I also do the same thing as zaibatsu and k9bigdog.   I  have 5 buckets for different types of lumber jack  woods, and the one bucket just for mixing for the pellet smoker.  I also have another bucket for brining.   I love the screw on lids.  They have a rubber seal. It is quick and easy to open and close with an air tight seal.  I have hand written cards that I tape to the bucket, and I use 3 different colors of buckets. It helps to grab the right bucket quicker.

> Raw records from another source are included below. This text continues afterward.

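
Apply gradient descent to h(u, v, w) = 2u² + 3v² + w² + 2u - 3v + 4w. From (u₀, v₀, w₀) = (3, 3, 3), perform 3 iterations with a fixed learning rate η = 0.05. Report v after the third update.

∇h = (4u + 2, 6v - 3, 2w + 4)
(u₁, v₁, w₁) = (3, 3, 3) − 0.05·(14, 15, 10) = (2.3, 2.25, 2.5)
(u₂, v₂, w₂) = (2.3, 2.25, 2.5) − 0.05·(11.2, 10.5, 9) = (1.74, 1.725, 2.05)
(u₃, v₃, w₃) = (1.74, 1.725, 2.05) − 0.05·(8.96, 7.35, 8.1) = (1.292, 1.3575, 1.645)
v = 1.3575

1.3575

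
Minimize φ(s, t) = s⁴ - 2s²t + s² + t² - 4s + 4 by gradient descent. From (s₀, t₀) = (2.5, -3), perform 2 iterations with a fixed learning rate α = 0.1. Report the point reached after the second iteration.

(126.63865, 8.4645)

∇φ = (4s³ - 4st + 2s - 4, -2s² + 2t)
Step 1: at (2.5, -3), ∇φ = (93.5, -18.5) → (2.5, -3) − 0.1·(93.5, -18.5) = (-6.85, -1.15)
Step 2: at (-6.85, -1.15), ∇φ = (-1334.8865, -96.145) → (-6.85, -1.15) − 0.1·(-1334.8865, -96.145) = (126.63865, 8.4645)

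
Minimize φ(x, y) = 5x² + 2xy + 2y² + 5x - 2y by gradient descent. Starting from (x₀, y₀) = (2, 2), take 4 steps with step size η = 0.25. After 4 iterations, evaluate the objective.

2447.6337890625

∇φ = (10x + 2y + 5, 2x + 4y - 2)
(x₁, y₁) = (2, 2) − 0.25·(29, 10) = (-5.25, -0.5)
(x₂, y₂) = (-5.25, -0.5) − 0.25·(-48.5, -14.5) = (6.875, 3.125)
(x₃, y₃) = (6.875, 3.125) − 0.25·(80, 24.25) = (-13.125, -2.9375)
(x₄, y₄) = (-13.125, -2.9375) − 0.25·(-132.125, -40) = (19.90625, 7.0625)
φ(19.90625, 7.0625) = 2447.6337890625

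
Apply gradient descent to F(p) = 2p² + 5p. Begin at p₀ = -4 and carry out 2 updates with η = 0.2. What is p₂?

-1.36

F′(p) = 4p + 5
Step 1: F′(-4) = -11; p₁ = -4 − 0.2·(-11) = -1.8
Step 2: F′(-1.8) = -2.2; p₂ = -1.8 − 0.2·(-2.2) = -1.36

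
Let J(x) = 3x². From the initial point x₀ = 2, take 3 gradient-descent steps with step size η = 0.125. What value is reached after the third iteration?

0.03125

J′(x) = 6x
x₁ = 2 − 0.125·12 = 0.5
x₂ = 0.5 − 0.125·3 = 0.125
x₃ = 0.125 − 0.125·0.75 = 0.03125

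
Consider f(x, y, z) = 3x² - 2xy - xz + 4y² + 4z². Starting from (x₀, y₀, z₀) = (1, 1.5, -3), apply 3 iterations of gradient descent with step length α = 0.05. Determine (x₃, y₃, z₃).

(0.368, 0.45225, -0.583875)

∇f = (6x - 2y - z, -2x + 8y, -x + 8z)
Step 1: at (1, 1.5, -3), ∇f = (6, 10, -25) → (1, 1.5, -3) − 0.05·(6, 10, -25) = (0.7, 1, -1.75)
Step 2: at (0.7, 1, -1.75), ∇f = (3.95, 6.6, -14.7) → (0.7, 1, -1.75) − 0.05·(3.95, 6.6, -14.7) = (0.5025, 0.67, -1.015)
Step 3: at (0.5025, 0.67, -1.015), ∇f = (2.69, 4.355, -8.6225) → (0.5025, 0.67, -1.015) − 0.05·(2.69, 4.355, -8.6225) = (0.368, 0.45225, -0.583875)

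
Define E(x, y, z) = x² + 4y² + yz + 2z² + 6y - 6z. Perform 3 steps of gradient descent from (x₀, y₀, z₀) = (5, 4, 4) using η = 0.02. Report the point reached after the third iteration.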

I just put in a bulk order.  I plan on using a raised platform and heavy duty shelves to store all of the bags. When I need to open a bag,  the pellet go into the 5gallon bucket.


----------



## bill1 (Jun 11, 2020)

I've been buying a lot of 40# Pit Boss Competition Blend lately.  Due to a sore back, I bought a 20# bag (of PB Hickory) last weekend.  Unlike the 40-pounders, it appears there's a zip-lock closure on the 20# bags.   I poured half the bag into coffee cans (only cut a 3" wide top opening, avoiding the ziplock grooves) and then sealed up the rest, after rolling up the bag to expel the air.  
Not as classy as a bucket but gets the job done and with no chance of labeling error.  Anyway, another option that at least_ I _hadn't considered.


----------



## texomakid (Jun 15, 2020)

I've always just opened the bag, use what I need to use and just put the bag back in my storage box. It's not sealed but it is currently in a screened in porch. My experience with pellets is they are fine as long as they don't get wet (by wet I mean WET like hitting them with a water hose or something.) I've left bags open for weeks and the pellets were fine. Only thing I've found is don't set them on concrete. just a layer of plastic, cardboard, or a pallet to not allow them to contact the concrete will work. 

I've probably been through close to 2000 lbs of pellets in the last couple of years. concrete floors are their true enemy.


----------